Review of the CAH ' s Outpatient Calendar for January 2015 did not show that patient #42 had an appointment scheduled on 1/9/15 or for any day in January 2015.
In an interview on 3/26/15 at 9:10 AM, Physician B explained that he knew patient # 42 as she comes in frequently with pain because of her medical condition. Physician B stated that the patient should have been treated as an outpatient. Physician B did not explain why the patient did not receive an examination by a QMP.
6. Review of the closed medical record showed that Patient #43's presented to ED on 2/27/15 at 1:57 PM (Friday) complaining of an inability to urinate since a procedure he had to remove something from his ear earlier in the morning at another hospital. LPN C documented an Emergency Admission Assessment on 2/27/15 at 2:23 PM that read (in part): Genitourinary Bladder is distended ..Voiding (another word for emptying the bladder) patterns include retention. LPN C inserted a 16 French (measures the size of the catheter) Bard indwelling Foley catheter on 2/27/15 at 2:10 PM. LPN C documented on 2/27/15 at 2:30 PM that the patient had 650 cc (milliliters) of pale yellow urine and she replaced the Foley bag with a leg bag and provided the patient and daughter catheter and leg bag care instructions. LPN C further documented that she reviewed discharge instructions on 2/27/15 at 2:35 PM with the patient and daughter to return to the clinic on Monday to have the catheter removed. Documentation in the record showed that the patient was discharged on 2/27/15 at 2:45 PM.
The medical record did not contain evidence that patient # 43 received a medical screening examination by a QMP to evaluate his inability to urinate or to determine whether or not an emergency medical condition existed.
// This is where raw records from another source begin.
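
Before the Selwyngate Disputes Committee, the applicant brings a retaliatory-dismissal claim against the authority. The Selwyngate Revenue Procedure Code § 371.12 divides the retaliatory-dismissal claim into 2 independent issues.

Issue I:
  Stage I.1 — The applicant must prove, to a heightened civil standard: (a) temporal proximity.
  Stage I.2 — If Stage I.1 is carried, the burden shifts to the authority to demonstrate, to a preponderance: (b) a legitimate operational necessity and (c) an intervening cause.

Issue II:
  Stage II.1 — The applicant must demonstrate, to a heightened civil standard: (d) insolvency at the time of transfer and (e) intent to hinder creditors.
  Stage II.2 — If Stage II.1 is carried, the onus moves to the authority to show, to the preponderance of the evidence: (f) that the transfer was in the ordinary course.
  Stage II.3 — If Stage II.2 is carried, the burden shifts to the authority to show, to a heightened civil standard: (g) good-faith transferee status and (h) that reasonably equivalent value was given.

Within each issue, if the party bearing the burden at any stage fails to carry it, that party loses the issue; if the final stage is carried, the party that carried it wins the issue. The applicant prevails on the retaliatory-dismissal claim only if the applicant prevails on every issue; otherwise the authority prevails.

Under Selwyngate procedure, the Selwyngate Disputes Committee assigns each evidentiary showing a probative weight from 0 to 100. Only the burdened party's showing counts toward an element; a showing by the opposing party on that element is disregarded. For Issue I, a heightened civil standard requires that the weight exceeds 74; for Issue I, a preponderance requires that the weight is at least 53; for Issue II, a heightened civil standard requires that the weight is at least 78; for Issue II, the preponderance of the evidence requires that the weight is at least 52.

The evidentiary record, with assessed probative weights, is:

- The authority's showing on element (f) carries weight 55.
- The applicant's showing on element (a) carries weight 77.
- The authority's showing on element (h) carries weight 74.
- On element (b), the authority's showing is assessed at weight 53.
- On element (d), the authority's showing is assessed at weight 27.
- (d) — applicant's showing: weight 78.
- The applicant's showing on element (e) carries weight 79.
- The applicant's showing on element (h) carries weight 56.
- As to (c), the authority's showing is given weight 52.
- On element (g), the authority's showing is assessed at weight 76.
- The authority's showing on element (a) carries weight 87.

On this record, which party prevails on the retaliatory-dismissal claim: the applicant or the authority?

— Issue I —
At Stage I.1 the applicant must meet a heightened civil standard (weight exceeds 74): on (a) the weight is 77 (the authority's 87 is given no effect), which does exceed 74, so (a) meets the standard.
  All elements met. The burden passes to the authority.
At Stage I.2 the authority must meet a preponderance (weight is at least 53): on (b) the weight is 53, ≥ 53, so (b) meets the standard; on (c) the weight is 52, which does not reach 53, so (c) does not meet the standard.
  Not every element is met, so the authority fails to carry Stage I.2.
The analysis ends at Stage I.2; the applicant prevails on this issue.
— Issue II —
At Stage II.1 the applicant must meet a heightened civil standard (weight is at least 78): on (d) the weight is 78 (the authority's 27 is given no effect), which does reach 78, so (d) meets the standard; on (e) the weight is 79, ≥ 78, so (e) meets the standard.
  Stage II.1 is satisfied; the onus moves to the authority.
At Stage II.2 the authority must meet the preponderance of the evidence (weight is at least 52): on (f) the weight is 55, ≥ 52, so (f) meets the standard.
  Stage II.2 carried; the burden remains with the authority.
At Stage II.3 the authority must meet a heightened civil standard (weight is at least 78): on (g) the weight is 76, < 78, so (g) does not meet the standard; on (h) the weight is 74 (the applicant's 56 is given no effect), which does not reach 78, so (h) does not meet the standard.
  The authority does not carry Stage II.3.
The applicant prevails on this issue.
Per-issue: Issue I → applicant; Issue II → applicant. The applicant must prevail on every issue; overall, the applicant prevails.

applicant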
Patient # 43's record did not contain an order from the physician to place a urinary catheter. LPN C documented in "Comments" under the Emergency Admission Assessment on 2/27/15 at 4:16 PM that "chart should have been outpatient" and Effective on 2/27/15 at 4:27 PM the status of the Emergency Admission Assessment was marked "Erroneous.".
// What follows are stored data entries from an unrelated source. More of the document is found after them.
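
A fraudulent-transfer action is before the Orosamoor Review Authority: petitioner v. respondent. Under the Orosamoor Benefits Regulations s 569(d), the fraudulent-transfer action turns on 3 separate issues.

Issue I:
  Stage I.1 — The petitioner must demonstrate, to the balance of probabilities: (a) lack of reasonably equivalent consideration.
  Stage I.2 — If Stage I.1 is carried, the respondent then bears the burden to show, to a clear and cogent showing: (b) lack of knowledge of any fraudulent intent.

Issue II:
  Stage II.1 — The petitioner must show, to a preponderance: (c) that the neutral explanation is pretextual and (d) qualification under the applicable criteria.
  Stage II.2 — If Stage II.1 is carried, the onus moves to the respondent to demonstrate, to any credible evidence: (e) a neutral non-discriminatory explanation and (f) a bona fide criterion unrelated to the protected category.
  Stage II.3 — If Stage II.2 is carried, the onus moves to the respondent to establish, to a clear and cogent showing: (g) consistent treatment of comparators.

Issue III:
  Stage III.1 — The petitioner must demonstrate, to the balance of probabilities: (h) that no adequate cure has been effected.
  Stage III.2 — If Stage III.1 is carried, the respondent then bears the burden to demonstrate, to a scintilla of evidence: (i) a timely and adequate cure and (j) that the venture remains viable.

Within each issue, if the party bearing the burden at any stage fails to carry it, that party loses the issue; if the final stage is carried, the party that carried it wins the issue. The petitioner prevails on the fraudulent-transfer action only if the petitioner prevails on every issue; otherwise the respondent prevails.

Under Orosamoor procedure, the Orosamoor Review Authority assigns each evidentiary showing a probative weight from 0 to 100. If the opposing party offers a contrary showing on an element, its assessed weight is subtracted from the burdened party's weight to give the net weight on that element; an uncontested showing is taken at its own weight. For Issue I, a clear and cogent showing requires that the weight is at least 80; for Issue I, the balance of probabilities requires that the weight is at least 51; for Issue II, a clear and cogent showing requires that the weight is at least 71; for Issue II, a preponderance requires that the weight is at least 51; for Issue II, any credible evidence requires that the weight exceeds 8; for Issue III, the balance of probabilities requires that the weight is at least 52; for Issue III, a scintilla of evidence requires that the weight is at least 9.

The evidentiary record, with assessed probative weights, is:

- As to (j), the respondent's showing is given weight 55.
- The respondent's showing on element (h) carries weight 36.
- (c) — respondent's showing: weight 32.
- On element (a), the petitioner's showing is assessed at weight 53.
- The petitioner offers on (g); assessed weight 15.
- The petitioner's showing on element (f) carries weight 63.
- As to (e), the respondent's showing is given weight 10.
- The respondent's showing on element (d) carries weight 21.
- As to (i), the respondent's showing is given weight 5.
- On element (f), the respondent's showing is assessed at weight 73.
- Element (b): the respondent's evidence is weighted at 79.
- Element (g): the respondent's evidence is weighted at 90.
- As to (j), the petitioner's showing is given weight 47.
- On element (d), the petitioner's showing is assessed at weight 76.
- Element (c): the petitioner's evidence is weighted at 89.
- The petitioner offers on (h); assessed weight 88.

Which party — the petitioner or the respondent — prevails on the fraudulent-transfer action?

respondent

— Issue I —
Stage I.1 — burden on petitioner; standard: the balance of probabilities (weight is at least 51).
    (a): 53 ≥ 51 [met]
  Stage I.1 carried; the burden shifts to the respondent.
Stage I.2 — burden on respondent; standard: a clear and cogent showing (weight is at least 80).
    (b): 79 < 80 [not met]
  Stage I.2 not carried; the respondent fails its burden.
The petitioner prevails on this issue.
— Issue II —
Stage II.1 — burden on petitioner; standard: a preponderance (weight is at least 51).
    (c): 89 − 32 = 57 ≥ 51 [met]
    (d): 76 − 21 = 55 ≥ 51 [met]
  The petitioner carries Stage II.1; the respondent now bears the burden.
Stage II.2 — burden on respondent; standard: any credible evidence (weight exceeds 8).
    (e): 10 > 8 [met]
    (f): 73 − 63 = 10 > 8 [met]
  All elements met. The respondent retains the burden for Stage II.3.
Stage II.3 — burden on respondent; standard: a clear and cogent showing (weight is at least 71).
    (g): 90 − 15 = 75 ≥ 71 [met]
  Stage II.3 carried; the final stage is satisfied.
With every stage satisfied, the respondent prevails on this issue.
— Issue III —
Stage III.1 (petitioner, the balance of probabilities, weight is at least 52): (h) net 88−36=52 ≥ 52 — meets.
  Stage III.1 is satisfied; the onus moves to the respondent.
Stage III.2 (respondent, a scintilla of evidence, weight is at least 9): (i) 5 < 9 — fails; (j) net 55−47=8 < 9 — fails.
  Not every element is met, so the respondent fails to carry Stage III.2.
The petitioner prevails on this issue.
Per-issue: Issue I → petitioner; Issue II → respondent; Issue III → petitioner. The petitioner must prevail on every issue; overall, the respondent prevails.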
Review of the CAH's Outpatient Calendar for February 2015 did not show that patient #43 had an appointment scheduled on 2/27/15 or for any day in February 2015.
In an interview on 3/26/15 at 9:20 AM, the DON explained that the Emergency Admission Assessment is marked as erroneous because the patient should have been seen as an outpatient not an ED patient. The DON explained the patient had initially been identified as an ED patient.
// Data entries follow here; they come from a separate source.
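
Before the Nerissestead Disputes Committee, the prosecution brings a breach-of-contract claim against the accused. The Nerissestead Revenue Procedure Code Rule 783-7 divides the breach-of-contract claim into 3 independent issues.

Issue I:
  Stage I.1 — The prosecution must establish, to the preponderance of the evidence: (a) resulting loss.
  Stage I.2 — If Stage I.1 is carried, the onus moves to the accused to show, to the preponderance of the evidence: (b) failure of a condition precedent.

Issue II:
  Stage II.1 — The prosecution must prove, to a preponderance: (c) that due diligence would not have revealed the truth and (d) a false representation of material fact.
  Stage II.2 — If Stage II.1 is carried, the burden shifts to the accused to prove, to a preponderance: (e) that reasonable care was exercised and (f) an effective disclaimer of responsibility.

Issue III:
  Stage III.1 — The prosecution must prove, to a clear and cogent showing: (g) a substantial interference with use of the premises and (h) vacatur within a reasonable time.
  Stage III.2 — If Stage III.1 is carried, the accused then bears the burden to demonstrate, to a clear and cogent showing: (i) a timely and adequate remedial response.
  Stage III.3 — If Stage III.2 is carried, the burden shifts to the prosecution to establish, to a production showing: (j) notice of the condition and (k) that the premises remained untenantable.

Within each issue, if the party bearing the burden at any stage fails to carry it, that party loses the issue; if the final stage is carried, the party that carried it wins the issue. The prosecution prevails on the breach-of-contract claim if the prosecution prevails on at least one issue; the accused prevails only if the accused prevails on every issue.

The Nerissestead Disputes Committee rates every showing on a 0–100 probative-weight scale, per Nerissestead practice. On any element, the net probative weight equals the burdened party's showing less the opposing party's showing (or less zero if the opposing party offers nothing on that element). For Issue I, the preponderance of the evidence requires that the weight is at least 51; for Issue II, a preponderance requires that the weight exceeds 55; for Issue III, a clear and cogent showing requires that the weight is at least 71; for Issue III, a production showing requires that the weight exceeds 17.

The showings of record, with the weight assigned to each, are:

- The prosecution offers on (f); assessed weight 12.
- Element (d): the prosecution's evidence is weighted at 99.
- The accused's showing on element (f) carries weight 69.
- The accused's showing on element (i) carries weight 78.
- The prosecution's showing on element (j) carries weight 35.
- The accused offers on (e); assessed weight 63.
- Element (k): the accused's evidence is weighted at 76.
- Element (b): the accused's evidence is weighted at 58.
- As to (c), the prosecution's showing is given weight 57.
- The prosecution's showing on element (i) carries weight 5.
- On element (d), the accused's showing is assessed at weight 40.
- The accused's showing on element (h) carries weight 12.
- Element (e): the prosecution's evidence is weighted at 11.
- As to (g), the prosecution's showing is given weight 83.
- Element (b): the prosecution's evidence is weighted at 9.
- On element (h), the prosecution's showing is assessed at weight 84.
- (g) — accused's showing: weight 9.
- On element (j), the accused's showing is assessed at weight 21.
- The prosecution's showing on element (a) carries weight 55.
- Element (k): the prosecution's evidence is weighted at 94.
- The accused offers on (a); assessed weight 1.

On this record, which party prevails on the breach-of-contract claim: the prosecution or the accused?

prosecution

— Issue I —
Stage I.1 — burden on prosecution; standard: the preponderance of the evidence (weight is at least 51).
    (a): 55 − 1 = 54 ≥ 51 [met]
  Stage I.1 carried; the burden shifts to the accused.
Stage I.2 — burden on accused; standard: the preponderance of the evidence (weight is at least 51).
    (b): 58 − 9 = 49 < 51 [not met]
  Stage I.2 not carried; the accused fails its burden.
The prosecution prevails on this issue.
— Issue II —
Stage II.1 — burden on prosecution; standard: a preponderance (weight exceeds 55).
    (c): 57 > 55 [met]
    (d): 99 − 40 = 59 > 55 [met]
  All elements met. The burden passes to the accused.
Stage II.2 — burden on accused; standard: a preponderance (weight exceeds 55).
    (e): 63 − 11 = 52 ≤ 55 [not met]
    (f): 69 − 12 = 57 > 55 [met]
  The accused does not carry Stage II.2.
So the prosecution prevails on this issue.
— Issue III —
Stage III.1 (prosecution, a clear and cogent showing, weight is at least 71): (g) net 83−9=74 ≥ 71 — meets; (h) net 84−12=72 ≥ 71 — meets.
  All elements met. The burden passes to the accused.
Stage III.2 (accused, a clear and cogent showing, weight is at least 71): (i) net 78−5=73 ≥ 71 — meets.
  Stage III.2 is satisfied; the onus moves to the prosecution.
Stage III.3 (prosecution, a production showing, weight exceeds 17): (j) net 35−21=14 ≤ 17 — fails; (k) net 94−76=18 > 17 — meets.
  Stage III.3 not carried; the prosecution fails its burden.
The accused prevails on this issue.
Per-issue: Issue I → prosecution; Issue II → prosecution; Issue III → accused. The prosecution must prevail on at least one issue; overall, the prosecution prevails.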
In an interview on 3/26/15 at 9:20 AM, Administrative staff D confirmed that LPNs cannot perform assessments.
In an interview on 3/26/15 at 9:20 AM, Physician B explained the patient had called ahead and stated that they were having trouble urinating after they had a procedure on their ear earlier that day. Staff B explained he knew the patient who went back and forth from the clinic to the hospital and knew the patient was coming to the hospital. Physician B did not explain why the patient, who presented to the ED requesting care did not receive an examination by a QMP.
In an interview on 3/25/15 at 10:45 AM, the DON acknowledged the CAH does not have outpatient policies/procedures with set criteria for staff to follow.